"Begitu mereka mengajak kerja sama soal ini, kami tidak mau menunda-nunda," kata Deputi Agroindustri dan Bioteknologi BPPT Dr Listyani Wijayanti usai penandatanganan MoU antara Kepala BPPT Dr Marzan Aziz Iskandar dengan CEO Biomaterial In Tokyo Co (BITs), Jepang Yoshiya Izumi di Jakarta, Selasa.

Menurut Listyani, berbagai produk polimer sintetis yang berbasis petroleum refinery dengan mudah digantikan oleh biopolimer (polimer dari bahan nabati).

"Kerja sama riset ini untuk mengantisipasi fluktuasi ketersediaan, harga, serta keterbatasan cadangan minyak yang mulai mengancam industri petrokimia, selain itu bahan dari biomassa juga lebih ramah lingkungan," katanya.

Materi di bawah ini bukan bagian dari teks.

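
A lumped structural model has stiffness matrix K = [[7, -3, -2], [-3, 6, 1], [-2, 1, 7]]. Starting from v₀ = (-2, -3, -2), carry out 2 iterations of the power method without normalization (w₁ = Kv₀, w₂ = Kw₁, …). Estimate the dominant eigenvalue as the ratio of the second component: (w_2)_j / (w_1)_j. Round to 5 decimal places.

w1 = Kv₀ = (7·(-2) + (-3)·(-3) + (-2)·(-2); (-3)·(-2) + 6·(-3) + 1·(-2); (-2)·(-2) + 1·(-3) + 7·(-2)) = (-1, -14, -13)
w2 = Kw1 = (7·(-1) + (-3)·(-14) + (-2)·(-13); (-3)·(-1) + 6·(-14) + 1·(-13); (-2)·(-1) + 1·(-14) + 7·(-13)) = (61, -94, -103)
Ratio at component: -94 / -14 = 6.71429

λ ≈ 6.71429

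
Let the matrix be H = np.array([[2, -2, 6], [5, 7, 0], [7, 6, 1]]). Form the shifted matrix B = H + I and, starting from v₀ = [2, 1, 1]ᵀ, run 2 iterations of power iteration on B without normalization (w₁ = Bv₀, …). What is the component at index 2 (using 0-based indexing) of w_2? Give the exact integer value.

B = H + I has rows (3, -2, 6); (5, 8, 0); (7, 6, 2)
w1 = Bv₀ = (3·2 + (-2)·1 + 6·1; 5·2 + 8·1 + 0·1; 7·2 + 6·1 + 2·1) = (10, 18, 22)
w2 = Bw1 = (3·10 + (-2)·18 + 6·22; 5·10 + 8·18 + 0·22; 7·10 + 6·18 + 2·22) = (126, 194, 222)
Requested component of w2: 222

222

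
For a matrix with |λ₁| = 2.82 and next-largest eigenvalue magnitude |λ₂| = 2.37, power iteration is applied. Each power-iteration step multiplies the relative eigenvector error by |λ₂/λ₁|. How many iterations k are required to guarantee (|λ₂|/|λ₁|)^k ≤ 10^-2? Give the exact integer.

|λ₂/λ₁| = 2.37/2.82 = 0.84043
Need k ≥ ln(10^-2) / ln(0.84043) = -4.6052 / -0.1738 ≈ 26.490
Smallest integer k satisfying the bound: 27

27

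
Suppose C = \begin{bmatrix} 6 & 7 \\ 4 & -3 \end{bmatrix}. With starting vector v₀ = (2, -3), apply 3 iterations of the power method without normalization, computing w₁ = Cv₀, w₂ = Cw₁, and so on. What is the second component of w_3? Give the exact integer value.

521

w1 = Cv₀ = (-9, 17)
w2 = Cw1 = (65, -87)
w3 = Cw2 = (-219, 521)
The requested component of w3 is 521.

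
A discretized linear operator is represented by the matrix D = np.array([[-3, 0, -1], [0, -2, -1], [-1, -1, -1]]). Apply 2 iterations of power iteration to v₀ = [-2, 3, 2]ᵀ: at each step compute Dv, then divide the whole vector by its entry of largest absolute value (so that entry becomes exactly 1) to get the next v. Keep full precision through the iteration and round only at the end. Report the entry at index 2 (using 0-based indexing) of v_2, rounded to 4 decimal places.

Dv0 = (4.00000, -8.00000, -3.00000); divide by -8.00000 → v1 = (-0.50000, 1.00000, 0.37500)
Dv1 = (1.12500, -2.37500, -0.87500); divide by -2.37500 → v2 = (-0.47368, 1.00000, 0.36842)
Requested entry of v2: 7/19 = 0.3684

0.3684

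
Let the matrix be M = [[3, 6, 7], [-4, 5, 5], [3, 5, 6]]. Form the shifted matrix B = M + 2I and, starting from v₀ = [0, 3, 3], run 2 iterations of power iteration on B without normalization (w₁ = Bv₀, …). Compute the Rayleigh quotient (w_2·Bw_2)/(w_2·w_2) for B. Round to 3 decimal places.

μ ≈ 13.250

B = M + 2I has rows (5, 6, 7); (-4, 7, 5); (3, 5, 8)
w1 = Bv₀ = (39, 36, 39)
w2 = Bw1 = (684, 291, 609)
Bw2 = (9429, 2346, 8379)
w2·Bw2 = 12234933; w2·w2 = 923418; μ ≈ 12234933/923418 = 13.250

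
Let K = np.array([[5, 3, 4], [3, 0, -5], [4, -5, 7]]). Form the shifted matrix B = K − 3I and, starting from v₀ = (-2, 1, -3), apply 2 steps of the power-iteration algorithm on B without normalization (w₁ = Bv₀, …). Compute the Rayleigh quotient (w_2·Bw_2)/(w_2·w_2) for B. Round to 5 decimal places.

7.66810

B = K − 3I has rows (2, 3, 4); (3, -3, -5); (4, -5, 4)
w1 = Bv₀ = (2·(-2) + 3·1 + 4·(-3); 3·(-2) + (-3)·1 + (-5)·(-3); 4·(-2) + (-5)·1 + 4·(-3)) = (-13, 6, -25)
w2 = Bw1 = (2·(-13) + 3·6 + 4·(-25); 3·(-13) + (-3)·6 + (-5)·(-25); 4·(-13) + (-5)·6 + 4·(-25)) = (-108, 68, -182)
Bw2 = (-740, 382, -1500)
w2·Bw2 = 378896; w2·w2 = 49412; μ ≈ 378896/49412 = 7.66810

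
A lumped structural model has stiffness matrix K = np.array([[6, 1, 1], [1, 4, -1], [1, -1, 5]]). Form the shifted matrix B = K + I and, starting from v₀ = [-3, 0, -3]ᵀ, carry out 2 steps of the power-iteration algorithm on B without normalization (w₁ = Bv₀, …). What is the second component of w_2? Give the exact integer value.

B = K + I has rows (7, 1, 1); (1, 5, -1); (1, -1, 6)
w1 = Bv₀ = (-24, 0, -21)
w2 = Bw1 = (-189, -3, -150)
Requested component of w2: -3

-3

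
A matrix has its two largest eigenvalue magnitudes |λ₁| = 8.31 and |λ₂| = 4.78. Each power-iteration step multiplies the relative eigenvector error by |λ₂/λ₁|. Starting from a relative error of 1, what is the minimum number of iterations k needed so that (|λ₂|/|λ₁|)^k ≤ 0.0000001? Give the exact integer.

|λ₂/λ₁| = 4.78/8.31 = 0.57521
Need k ≥ ln(0.0000001) / ln(0.57521) = -16.1181 / -0.5530 ≈ 29.146
Smallest integer k satisfying the bound: 30

30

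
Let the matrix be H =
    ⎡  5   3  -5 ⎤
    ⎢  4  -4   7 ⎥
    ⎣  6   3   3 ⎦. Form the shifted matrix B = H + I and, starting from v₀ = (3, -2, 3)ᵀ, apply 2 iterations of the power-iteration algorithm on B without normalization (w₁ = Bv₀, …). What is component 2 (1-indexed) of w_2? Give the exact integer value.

39

B = H + I has rows (6, 3, -5); (4, -3, 7); (6, 3, 4)
w1 = Bv₀ = (-3, 39, 24)
w2 = Bw1 = (-21, 39, 195)
Requested component of w2: 39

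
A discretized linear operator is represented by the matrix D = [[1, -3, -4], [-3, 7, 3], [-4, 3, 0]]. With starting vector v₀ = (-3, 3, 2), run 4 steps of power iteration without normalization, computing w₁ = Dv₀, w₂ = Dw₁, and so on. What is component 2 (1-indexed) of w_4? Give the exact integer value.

w1 = Dv₀ = (-20, 36, 21)
w2 = Dw1 = (-212, 375, 188)
w3 = Dw2 = (-2089, 3825, 1973)
w4 = Dw3 = (-21456, 38961, 19831)
The requested component of w4 is 38961.

38961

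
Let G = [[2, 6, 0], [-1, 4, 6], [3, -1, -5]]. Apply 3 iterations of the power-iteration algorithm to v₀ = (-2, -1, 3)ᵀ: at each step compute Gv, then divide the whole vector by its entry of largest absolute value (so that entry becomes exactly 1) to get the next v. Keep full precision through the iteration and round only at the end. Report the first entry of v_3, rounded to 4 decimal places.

Gv0 = (-10.00000, 16.00000, -20.00000); divide by -20.00000 → v1 = (0.50000, -0.80000, 1.00000)
Gv1 = (-3.80000, 2.30000, -2.70000); divide by -3.80000 → v2 = (1.00000, -0.60526, 0.71053)
Gv2 = (-1.63158, 0.84211, 0.05263); divide by -1.63158 → v3 = (1.00000, -0.51613, -0.03226)
Requested entry of v3: -124/-124 = 1.0000

1.0000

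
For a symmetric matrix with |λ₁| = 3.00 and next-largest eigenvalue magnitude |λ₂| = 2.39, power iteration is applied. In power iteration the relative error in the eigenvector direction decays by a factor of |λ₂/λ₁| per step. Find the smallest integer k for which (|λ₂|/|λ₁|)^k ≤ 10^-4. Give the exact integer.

41

|λ₂/λ₁| = 2.39/3.00 = 0.79667
Need k ≥ ln(10^-4) / ln(0.79667) = -9.2103 / -0.2273 ≈ 40.517
Smallest integer k satisfying the bound: 41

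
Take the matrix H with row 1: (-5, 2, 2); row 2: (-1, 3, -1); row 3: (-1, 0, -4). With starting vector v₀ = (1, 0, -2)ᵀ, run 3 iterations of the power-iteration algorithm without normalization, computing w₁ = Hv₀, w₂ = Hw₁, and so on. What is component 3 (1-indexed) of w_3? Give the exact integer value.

15

w1 = Hv₀ = ((-5)·1 + 2·0 + 2·(-2); (-1)·1 + 3·0 + (-1)·(-2); (-1)·1 + 0·0 + (-4)·(-2)) = (-9, 1, 7)
w2 = Hw1 = ((-5)·(-9) + 2·1 + 2·7; (-1)·(-9) + 3·1 + (-1)·7; (-1)·(-9) + 0·1 + (-4)·7) = (61, 5, -19)
w3 = Hw2 = (-333, -27, 15)
The requested component of w3 is 15.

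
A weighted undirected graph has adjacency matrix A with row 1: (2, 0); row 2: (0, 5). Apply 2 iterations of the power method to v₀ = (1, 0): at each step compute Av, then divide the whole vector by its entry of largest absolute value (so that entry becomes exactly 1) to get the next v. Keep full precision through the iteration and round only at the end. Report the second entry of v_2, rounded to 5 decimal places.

Av0 = (2.000000, 0.000000); divide by 2.000000 → v1 = (1.000000, 0.000000)
Av1 = (2.000000, 0.000000); divide by 2.000000 → v2 = (1.000000, 0.000000)
Requested entry of v2: 0/4 = 0.00000

0.00000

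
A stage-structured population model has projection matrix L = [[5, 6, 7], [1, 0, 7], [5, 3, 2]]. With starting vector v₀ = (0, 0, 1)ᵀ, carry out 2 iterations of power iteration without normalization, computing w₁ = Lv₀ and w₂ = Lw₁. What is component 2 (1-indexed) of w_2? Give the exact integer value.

21

w1 = Lv₀ = (5·0 + 6·0 + 7·1; 1·0 + 0·0 + 7·1; 5·0 + 3·0 + 2·1) = (7, 7, 2)
w2 = Lw1 = (5·7 + 6·7 + 7·2; 1·7 + 0·7 + 7·2; 5·7 + 3·7 + 2·2) = (91, 21, 60)
The requested component of w2 is 21.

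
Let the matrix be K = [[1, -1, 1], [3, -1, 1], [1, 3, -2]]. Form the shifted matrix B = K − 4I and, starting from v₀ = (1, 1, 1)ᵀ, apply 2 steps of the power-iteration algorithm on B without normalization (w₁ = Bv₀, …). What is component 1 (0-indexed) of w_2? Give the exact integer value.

-6

B = K − 4I has rows (-3, -1, 1); (3, -5, 1); (1, 3, -6)
w1 = Bv₀ = (-3, -1, -2)
w2 = Bw1 = (8, -6, 6)
Requested component of w2: -6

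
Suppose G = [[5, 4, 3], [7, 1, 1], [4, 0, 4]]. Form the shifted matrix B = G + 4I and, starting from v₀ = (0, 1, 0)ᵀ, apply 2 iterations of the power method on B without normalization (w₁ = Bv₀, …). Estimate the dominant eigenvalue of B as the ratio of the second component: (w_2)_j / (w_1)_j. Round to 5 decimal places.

10.60000

B = G + 4I has rows (9, 4, 3); (7, 5, 1); (4, 0, 8)
w1 = Bv₀ = (9·0 + 4·1 + 3·0; 7·0 + 5·1 + 1·0; 4·0 + 0·1 + 8·0) = (4, 5, 0)
w2 = Bw1 = (9·4 + 4·5 + 3·0; 7·4 + 5·5 + 1·0; 4·4 + 0·5 + 8·0) = (56, 53, 16)
Ratio: 53/5 = 10.60000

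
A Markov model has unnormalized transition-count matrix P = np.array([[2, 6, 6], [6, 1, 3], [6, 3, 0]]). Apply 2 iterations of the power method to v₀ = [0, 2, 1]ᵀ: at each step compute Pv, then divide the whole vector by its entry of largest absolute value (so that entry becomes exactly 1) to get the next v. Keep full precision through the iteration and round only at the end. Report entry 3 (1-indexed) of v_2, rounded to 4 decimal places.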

Sementara itu, Direktur Balai Besar Teknologi Pati BPPT Bambang Triwiyono merinci, kontrak riset tersebut mencakup pengujian yeast yang tahan suhu tinggi untuk produksi etanol dari berbagai biomassa pada skala pilot.

"Akan diuji galur yeast yang tahan suku tinggi pada proses fermentasi bioetanol untuk mendorong pengembangan teknologi produksi bioetanol yang lebih efisien dan kompetitif. Kalau pilotnya sudah layak akan dikembangkan ke skala besar," katanya.

Selain itu, juga riset tentang teknologi produksi asam laktat dengan mikroba yang dimodifikasi genetisnya dan ditujukan untuk menggantikan bahan plastik pada industri komponen mobil.

Kerja sama itu juga mencakup riset untuk produksi docosahexaenoic acid (DHA) dan eicosapentaenoic acid (EPA) dari ganggang, yang merupakan gizi untuk otak dan dicampurkan ke susu untuk memenuhi kebutuhan di Timur Tengah.

"Dengan bekerja sama riset dengan kita, mereka berharap lebih mudah mendapat sertifikasi halal untuk kepentingan ekspor ke Timur Tengah," katanya.

Indonesia dipilih untuk bekerja sama karena merupakan negara tropis besar, yang menyediakan biomassa limbah pertanian melimpah dan potensial untuk dijadikan lignoselulosa.

Negara tropis yang sejajar dengan Indonesia adalah Brazil di Amerika Latin dan Zaire di Afrika.